There are three main types of policies that cover cats:

Lifetime cover cat insurance

Lifetime cover is the most comprehensive pet insurance on the market and pays out for ongoing issues your pet might have throughout its lifetime.

There are two main types of lifetime cover: per-condition per-year cover, and annual lifetime cover.

Annual lifetime cover has a maximum overall limit that includes all conditions your pet might experience, which resets each year. Some policies also have lower annual limits within this for specific conditions.

Per-condition, per-year lifetime cover has a maximum limit for specific conditions that your pet might have, which reset each year.

Both ‘per condition, per year’ and ‘annual’ pet insurance policies cover ongoing illnesses every year unless you cancel your policy.

Non-lifetime cover cat insurance

Non-lifetime cover is less comprehensive and excludes the conditions you’ve claimed for once you hit your claim limit.

There are two main types of non-lifetime insurance: per-condition cover, and time-limit per-condition cover.

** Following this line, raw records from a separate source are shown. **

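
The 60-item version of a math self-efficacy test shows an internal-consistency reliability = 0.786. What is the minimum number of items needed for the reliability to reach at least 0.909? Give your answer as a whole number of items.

164

Rearranging the Spearman-Brown formula for n,
n = r*(1 − r) / [ r (1 − r*) ]
n = 0.909(1 − 0.786) / [0.786(1 − 0.909)]
n = 0.194526 / 0.071526 ≈ 2.7197
So the test needs 2.7197 × 60 ≈ 163.18 items; rounding up, 164.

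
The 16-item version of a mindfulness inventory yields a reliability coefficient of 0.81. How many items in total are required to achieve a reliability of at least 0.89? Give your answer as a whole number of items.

Rearranging the Spearman-Brown formula for n,
n = r*(1 − r) / [ r (1 − r*) ]
n = [0.89 × 0.19] / [0.81 × 0.11]
  = 0.1691 / 0.0891 = 1.8979
So the test needs 1.8979 × 16 ≈ 30.37 items; rounding up, 31.

31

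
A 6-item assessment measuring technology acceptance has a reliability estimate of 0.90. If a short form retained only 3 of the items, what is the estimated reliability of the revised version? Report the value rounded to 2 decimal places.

0.82

The new length is 3/6 = 0.5 times the old.
By Spearman-Brown, r_new = n r / (1 + (n − 1) r).
r_new = 0.5·0.90 / [1 + (0.5 − 1)·0.90]
r_new = 0.4500 / 0.5500 ≈ 0.8182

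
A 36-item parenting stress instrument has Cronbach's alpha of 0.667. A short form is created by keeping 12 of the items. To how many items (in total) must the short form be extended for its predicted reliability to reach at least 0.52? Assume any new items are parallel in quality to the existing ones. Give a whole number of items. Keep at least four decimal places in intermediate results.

20

First, r for the 12-item form: n = 12/36 = 0.3333, so r_12 = 0.3333·0.667/(1 + (0.3333 − 1)·0.667) = 0.4003
Length factor from the short form to reach 0.52: n' = 0.52(1 − 0.4003) / [0.4003(1 − 0.52)] ≈ 1.6230
Total items = 1.6230 × 12 = 19.48, rounded up to 20.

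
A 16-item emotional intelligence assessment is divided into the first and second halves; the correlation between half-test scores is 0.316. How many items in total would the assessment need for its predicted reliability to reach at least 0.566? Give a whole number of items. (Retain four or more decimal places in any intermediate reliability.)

23

r_full = 2(0.316)/(1 + 0.316) = 0.4802
n = r_tgt(1 − r_full) / [r_full(1 − r_tgt)] = 0.566 × 0.5198 / (0.4802 × 0.434) ≈ 1.4117
Required items = 1.4117 × 16 = 22.59, so 23 items.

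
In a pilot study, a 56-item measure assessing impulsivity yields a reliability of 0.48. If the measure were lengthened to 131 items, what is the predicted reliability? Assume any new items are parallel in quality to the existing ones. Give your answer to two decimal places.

n = 131/56 = 2.3393
Apply the Spearman-Brown prophecy formula, r' = nr / [1 + (n − 1)r]:
r_new = 2.3393·0.48 / [1 + (2.3393 − 1)·0.48]
     = 1.1229 / 1.6429 = 0.6835

0.68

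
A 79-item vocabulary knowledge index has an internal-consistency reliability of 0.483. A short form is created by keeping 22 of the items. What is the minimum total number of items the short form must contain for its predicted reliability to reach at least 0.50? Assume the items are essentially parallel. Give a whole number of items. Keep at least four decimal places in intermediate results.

First, r for the 22-item form: n = 22/79 = 0.2785, so r_22 = 0.2785·0.483/(1 + (0.2785 − 1)·0.483) = 0.2065
Then solve for n' with r_old = 0.2065, r_target = 0.50: n' = 0.50(1 − 0.2065)/[0.2065(1 − 0.50)] = 3.8426
Items = 3.8426 × 22 ≈ 84.54 → 85

85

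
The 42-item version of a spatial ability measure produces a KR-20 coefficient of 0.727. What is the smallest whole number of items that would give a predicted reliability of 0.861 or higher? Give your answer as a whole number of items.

Spearman-Brown solved for the length factor n:
n = r*(1 − r) / [ r (1 − r*) ]
n = 0.861(1 − 0.727) / [0.727(1 − 0.861)]
n = 0.235053 / 0.101053 ≈ 2.3260
So the test needs 2.3260 × 42 ≈ 97.69 items; rounding up, 98.

98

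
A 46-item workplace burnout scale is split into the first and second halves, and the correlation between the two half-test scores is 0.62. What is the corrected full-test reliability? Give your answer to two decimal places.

0.77

r_full = 2r_hh / (1 + r_hh) = 2 × 0.62 / (1 + 0.62)
r_full = 1.2400 / 1.6200 ≈ 0.7654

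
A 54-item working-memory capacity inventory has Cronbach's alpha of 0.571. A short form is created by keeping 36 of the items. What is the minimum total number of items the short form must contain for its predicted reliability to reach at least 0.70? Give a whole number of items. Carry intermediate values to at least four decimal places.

95

Short-form reliability: n = 36/54 = 0.6667; r_36 = n·r/(1+(n−1)r) ≈ 0.4702
Length factor from the short form to reach 0.70: n' = 0.70(1 − 0.4702) / [0.4702(1 − 0.70)] ≈ 2.6291
Items = 2.6291 × 36 ≈ 94.65 → 95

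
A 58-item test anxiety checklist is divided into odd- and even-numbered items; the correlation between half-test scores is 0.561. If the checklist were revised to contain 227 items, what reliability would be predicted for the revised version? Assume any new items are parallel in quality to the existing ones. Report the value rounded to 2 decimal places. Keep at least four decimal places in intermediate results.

0.91

Full-test reliability from the split-half r: r_full = 2(0.561)/(1 + 0.561) = 0.7188
Length factor from 58 to 227 items: n = 227/58 = 3.9138
r_new = n·r_full / (1 + (n − 1)·r_full) = 2.8132 / 3.0944 ≈ 0.9091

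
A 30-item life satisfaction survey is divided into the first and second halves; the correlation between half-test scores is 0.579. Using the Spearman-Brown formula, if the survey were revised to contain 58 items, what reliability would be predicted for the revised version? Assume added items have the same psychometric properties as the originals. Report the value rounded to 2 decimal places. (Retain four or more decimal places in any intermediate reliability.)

0.84

First correct the split-half correlation to full-test reliability: r_full = 2 × 0.579 / (1 + 0.579) ≈ 0.7334
Then adjust to 58 items: n = 58/30 = 1.9333
r_new = n·r_full / (1 + (n − 1)·r_full) = 1.4179 / 1.6845 ≈ 0.8417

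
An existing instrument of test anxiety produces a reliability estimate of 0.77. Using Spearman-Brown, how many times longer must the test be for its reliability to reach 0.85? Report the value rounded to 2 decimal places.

Invert Spearman-Brown to solve for n:
n = r*(1 − r) / [ r (1 − r*) ]
n = 0.85(1 − 0.77) / [0.77(1 − 0.85)]
  = 0.1955 / 0.1155 = 1.6926

1.69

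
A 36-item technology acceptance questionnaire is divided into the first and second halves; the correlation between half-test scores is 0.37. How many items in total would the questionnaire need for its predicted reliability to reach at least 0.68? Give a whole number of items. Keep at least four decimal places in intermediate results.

Corrected full-test reliability: r_full = 2 × 0.37 / (1 + 0.37) ≈ 0.5401
Solve Spearman-Brown for n: n = 0.68(1 − 0.5401) / [0.5401(1 − 0.68)] = 1.8095
Required items = 1.8095 × 36 = 65.14, so 66 items.

66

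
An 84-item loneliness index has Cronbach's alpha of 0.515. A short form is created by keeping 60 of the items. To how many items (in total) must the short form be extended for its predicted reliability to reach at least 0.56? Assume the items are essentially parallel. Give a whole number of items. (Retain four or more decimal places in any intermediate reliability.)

Short-form reliability: n = 60/84 = 0.7143; r_60 = n·r/(1+(n−1)r) ≈ 0.4313
Then solve for n' with r_old = 0.4313, r_target = 0.56: n' = 0.56(1 − 0.4313)/[0.4313(1 − 0.56)] = 1.6782
Total items = 1.6782 × 60 = 100.69, rounded up to 101.

101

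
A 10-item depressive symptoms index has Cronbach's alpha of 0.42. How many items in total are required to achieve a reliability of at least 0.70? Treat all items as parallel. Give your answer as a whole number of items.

n = 0.70 × (1 − 0.42) / [ 0.42 × (1 − 0.70) ]
n = 0.4060 / 0.1260 ≈ 3.2222
3.2222 × 10 = 32.22 → 33 items

33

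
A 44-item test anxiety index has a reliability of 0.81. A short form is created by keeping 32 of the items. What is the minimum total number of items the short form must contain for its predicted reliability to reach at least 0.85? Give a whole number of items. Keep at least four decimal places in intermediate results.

Short-form reliability: n = 32/44 = 0.7273; r_32 = n·r/(1+(n−1)r) ≈ 0.7561
Then solve for n' with r_old = 0.7561, r_target = 0.85: n' = 0.85(1 − 0.7561)/[0.7561(1 − 0.85)] = 1.8279
Items = 1.8279 × 32 ≈ 58.49 → 59

59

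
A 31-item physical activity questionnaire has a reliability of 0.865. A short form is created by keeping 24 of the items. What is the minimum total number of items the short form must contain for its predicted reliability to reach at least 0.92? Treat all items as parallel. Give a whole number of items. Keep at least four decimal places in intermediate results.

56

Short-form reliability: n = 24/31 = 0.7742; r_24 = n·r/(1+(n−1)r) ≈ 0.8322
Then solve for n' with r_old = 0.8322, r_target = 0.92: n' = 0.92(1 − 0.8322)/[0.8322(1 − 0.92)] = 2.3188
Total items = 2.3188 × 24 = 55.65, rounded up to 56.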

Per-condition pet insurance cover pays a limited amount for each condition and, once the limit has been reached, the condition is excluded from future payouts.

Time-limited per-condition pet insurance cover has both a per condition limit and time limit, typically of 12 months, before the condition is excluded.

With a time-limit policy, even if your limit for a particular condition isn’t reached, the condition would eventually be excluded after 12 months.

Accident-only cat insurance

Accident-only pet insurance provides a fixed sum of money for each accidental injury to help pay for your pet’s treatment. It’s the cheapest type of pet insurance policy but excludes cover for illness entirely.

To find our more about what pet insurance covers, and what’s likely to be excluded, read our guide on pet insurance explained.

What are the best cat insurance policies?

There are a vast array of cat insurance policies out there, making it tough to figure out which one is right for your kitty.

Each table relates to a type of cat insurance policy (see explanations above), and policies are ranked by policy score.

For more information on how this score is put together, see our guide to the best and worst pet insurance.

How can I save money on cat insurance?

Here’s how to stop your four-legged friend from emptying your wallet:

1. Find out the needs of your cat breed

According to the Association of British Insurers, the average pet insurance claim paid in 2020 was £817. Factoring in the possibility of you needing to make multiple claims, we wouldn’t recommend polices that would pay less than £2,000 annually.

But all pets are different, which means it will pay to understand your pet’s needs to be sure you get adequate cover.

Cats are generally cheaper to insure than dogs, but can still be prone to chronic conditions, such as hyperthyroidism, later in life. And certain breeds can have more expensive health needs than others.

Talk to your vet about common conditions and what level of cover they recommend.

2. Buy insurance when your cat is healthy

This might seem counterintuitive, but as most policies exclude pre-existing conditions, buying early means you’re maximising the cover your pet will get.

3. Make sure your cat is up to date on its jabs

Make sure your cat gets the appropriate inoculations and injections, including boosters, to minimise the chance of getting an illness that could lead to expensive premiums.

4. Get your cat microchipped

Microchipping isn’t currently a legal requirement for cats (it is for dogs), but doing so could lead to cheaper premiums from some insurers.

5. Pay annually (if you can afford it)

Paying monthly usually means you’re also paying interest, and this can be surprisingly expensive.

6. Haggle at renewal

If your insurer increases your cat’s premiums without good reason (for instance by claiming some routine treatment was an indication of an underlying condition) seek advice from a vet and complain.